Minister of State Joseph Harmon has said that negotiations with the Guyana Teachers Union (GTU) for a new multi-year pay agreement will take just a little longer than the nearly two years it has already taken. Meanwhile, the GTU has said that if government persists with its “disrespect” it is prepared to call its teachers out of the classroom.
Harmon acknowledged that multi-year agreements are a good approach to take on salary and wages so that they don’t have to be revisited every year. Harmon speaking at a post cabinet press briefing on Thursday told reporters that there are several issues that will have to be streamlined under the new agreement.
His statement came hours after the GTU told reporters that they had not been consulted about any increase for 2017.
In fact, according to the union they feel disrespected, because there have been talks between the Public Service Ministry and the Guyana Public Service Union but the GTU has not been able to make any headway with the Ministry of Education.
President of the union, Mark Lyte told Stabroek News that at their last meeting with the Minister in August they were given the impression that government has no intention of continuing some of the allowances presently being enjoyed by teachers.
General Secretary Coretta McDonald noted that when the union specifically asked if teachers would no longer be provided benefits they had become accustomed to, Ministry representatives became angry and ended the meeting without setting another date for continued negotiations.
Negotiations for the new multi-year agreement began in January 2016 after the union submitted its proposal in December 2015 and have continued with sporadic meetings over the last 22 months.
In May 2016 the union declared that if the then stalled negotiations didn’t continue within the next month then teachers would take “drastic action”.
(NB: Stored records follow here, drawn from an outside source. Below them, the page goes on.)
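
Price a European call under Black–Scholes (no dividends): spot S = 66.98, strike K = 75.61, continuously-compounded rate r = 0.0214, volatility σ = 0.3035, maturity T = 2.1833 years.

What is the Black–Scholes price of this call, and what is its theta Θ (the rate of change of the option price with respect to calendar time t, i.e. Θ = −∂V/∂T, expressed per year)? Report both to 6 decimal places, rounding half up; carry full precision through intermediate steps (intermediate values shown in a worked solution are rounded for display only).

price = 9.920464
Θ = -3.277262

σ√T = 0.3035·√2.1833 = 0.448451
d₁ = (ln(S/K) + (r+σ²/2)T) / (σ√T) = (ln(66.98/75.61) + (0.0214+0.3035²/2)·2.1833) / 0.448451 = (-0.121194 + 0.147277) / 0.448451 = 0.058161
d₂ = d₁ − σ√T = 0.058161 − 0.448451 = -0.390290
e^{−rT} = e^{−0.0214·2.1833} = 0.954352
N(d₁) = 0.523190,  N(d₂) = 0.348161
Call price V = S·N(d₁) − K·e^{−rT}·N(d₂) = 35.043259 − 25.122795 = 9.920464
φ(d₁) = (1/√(2π))·e^{−d₁²/2} = 0.398268
Θ = −S·φ(d₁)·σ/(2√T) − r·K·e^{−rT}·N(d₂) = −2.739635 − 0.537628 = -3.277262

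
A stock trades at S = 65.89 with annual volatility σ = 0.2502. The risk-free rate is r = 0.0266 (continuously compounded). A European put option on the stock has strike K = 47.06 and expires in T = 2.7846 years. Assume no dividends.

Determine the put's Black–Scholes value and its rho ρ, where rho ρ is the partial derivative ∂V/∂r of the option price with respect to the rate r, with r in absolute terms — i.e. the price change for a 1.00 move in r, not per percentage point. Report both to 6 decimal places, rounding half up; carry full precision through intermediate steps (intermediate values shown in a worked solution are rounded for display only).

price = 1.899586
ρ = -26.678521

σ√T = 0.2502·√2.7846 = 0.417512
d₁ = (ln(S/K) + (r+σ²/2)T) / (σ√T) = (ln(65.89/47.06) + (0.0266+0.2502²/2)·2.7846) / 0.417512 = (0.336563 + 0.161228) / 0.417512 = 1.192282
d₂ = d₁ − σ√T = 1.192282 − 0.417512 = 0.774770
e^{−rT} = e^{−0.0266·2.7846} = 0.928606
N(−d₁) = 0.116575,  N(−d₂) = 0.219238
Put price V = K·e^{−rT}·N(−d₂) − S·N(−d₁) = 9.580737 − 7.681151 = 1.899586
ρ = −K·T·e^{−rT}·N(−d₂) = -26.678521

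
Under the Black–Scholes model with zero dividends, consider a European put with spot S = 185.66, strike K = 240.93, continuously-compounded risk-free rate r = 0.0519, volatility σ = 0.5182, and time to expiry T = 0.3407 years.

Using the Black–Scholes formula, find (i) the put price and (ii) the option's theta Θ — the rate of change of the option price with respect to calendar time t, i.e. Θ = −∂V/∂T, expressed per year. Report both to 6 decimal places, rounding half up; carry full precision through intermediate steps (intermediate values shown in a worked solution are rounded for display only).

σ√T = 0.5182·√0.3407 = 0.302471
d₁ = (ln(S/K) + (r+σ²/2)T) / (σ√T) = (ln(185.66/240.93) + (0.0519+0.5182²/2)·0.3407) / 0.302471 = (-0.260589 + 0.063427) / 0.302471 = -0.651841
d₂ = d₁ − σ√T = -0.651841 − 0.302471 = -0.954311
e^{−rT} = e^{−0.0519·0.3407} = 0.982473
N(−d₁) = 0.742748,  N(−d₂) = 0.830037
Put price V = K·e^{−rT}·N(−d₂) − S·N(−d₁) = 196.475765 − 137.898594 = 58.577171
φ(d₁) = (1/√(2π))·e^{−d₁²/2} = 0.322586
Θ = −S·φ(d₁)·σ/(2√T) + r·K·e^{−rT}·N(−d₂) = −26.585493 + 10.197092 = -16.388401

price = 58.577171
Θ = -16.388401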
This action never materialized nor did the negotiations continue beyond a few meetings. Instead in September 2016, teachers like all other public servants were treated to differentiated increases, ranging from 10% to 1%.
At the time McDonald had referred to the increase as an imposition.
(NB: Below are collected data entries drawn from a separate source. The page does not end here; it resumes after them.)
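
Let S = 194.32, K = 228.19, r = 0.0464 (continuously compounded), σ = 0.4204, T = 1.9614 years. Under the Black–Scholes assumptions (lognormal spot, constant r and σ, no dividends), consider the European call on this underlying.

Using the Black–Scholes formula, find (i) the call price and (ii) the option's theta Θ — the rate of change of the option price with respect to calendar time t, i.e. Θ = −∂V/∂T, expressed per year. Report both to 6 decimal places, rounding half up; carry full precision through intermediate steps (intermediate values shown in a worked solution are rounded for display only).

price = 39.921798
Θ = -14.742248

σ√T = 0.4204·√1.9614 = 0.588770
d₁ = (ln(S/K) + (r+σ²/2)T) / (σ√T) = (ln(194.32/228.19) + (0.0464+0.4204²/2)·1.9614) / 0.588770 = (-0.160672 + 0.264334) / 0.588770 = 0.176065
d₂ = d₁ − σ√T = 0.176065 − 0.588770 = -0.412705
e^{−rT} = e^{−0.0464·1.9614} = 0.913010
N(d₁) = 0.569879,  N(d₂) = 0.339911
Call price V = S·N(d₁) − K·e^{−rT}·N(d₂) = 110.738797 − 70.816999 = 39.921798
φ(d₁) = (1/√(2π))·e^{−d₁²/2} = 0.392807
Θ = −S·φ(d₁)·σ/(2√T) − r·K·e^{−rT}·N(d₂) = −11.456340 − 3.285909 = -14.742248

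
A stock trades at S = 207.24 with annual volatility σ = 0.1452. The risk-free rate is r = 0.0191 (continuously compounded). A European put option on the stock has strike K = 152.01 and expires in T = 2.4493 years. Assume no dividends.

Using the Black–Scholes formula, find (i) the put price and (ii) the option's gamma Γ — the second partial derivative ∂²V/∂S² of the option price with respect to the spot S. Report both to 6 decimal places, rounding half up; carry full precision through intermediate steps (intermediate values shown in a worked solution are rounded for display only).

price = 0.978444
Γ = 0.002054

σ√T = 0.1452·√2.4493 = 0.227241
d₁ = (ln(S/K) + (r+σ²/2)T) / (σ√T) = (ln(207.24/152.01) + (0.0191+0.1452²/2)·2.4493) / 0.227241 = (0.309931 + 0.072601) / 0.227241 = 1.683373
d₂ = d₁ − σ√T = 1.683373 − 0.227241 = 1.456132
e^{−rT} = e^{−0.0191·2.4493} = 0.954296
N(−d₁) = 0.046151,  N(−d₂) = 0.072678
Put price V = K·e^{−rT}·N(−d₂) − S·N(−d₁) = 10.542868 − 9.564424 = 0.978444
φ(d₁) = (1/√(2π))·e^{−d₁²/2} = 0.096732
Γ = φ(d₁) / (S·σ·√T) = 0.002054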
“We were assured at the beginning of this year that unions would’ve been able to exercise their right to collective bargaining. That is not how collective bargaining works,” she had told Stabroek News.
She had explained that the union had been having regular meetings with the Ministry of Education (MoE) until the first week in August 2016, after which the next three scheduled meetings simply did not happen. Beginning in January 2016, meetings were held on January 22, February 12, April 13, May 4, May 13, June 3, June 15 and July 20.
No agreements were reached at any of these meetings.
Under the “Proposed memorandum of agreement entered into between the Ministry of Education and the GTU concerning terms and conditions of employment for teachers and teacher educators for the years 2016-2020,” the union is asking for a 40% increase in 2016, a 45% increase in 2017, 50% in 2018, 50% in 2019 and 50% in 2020.
The union submitted its proposal for a new multi-year agreement after the expiration of the 2010-2015 agreement on December 31, 2015. That agreement provided for teachers to receive a 5% across-the-board increase in each of the years covered under the agreement. It followed a similar agreement which provided teachers 5% from 2006 to 2010.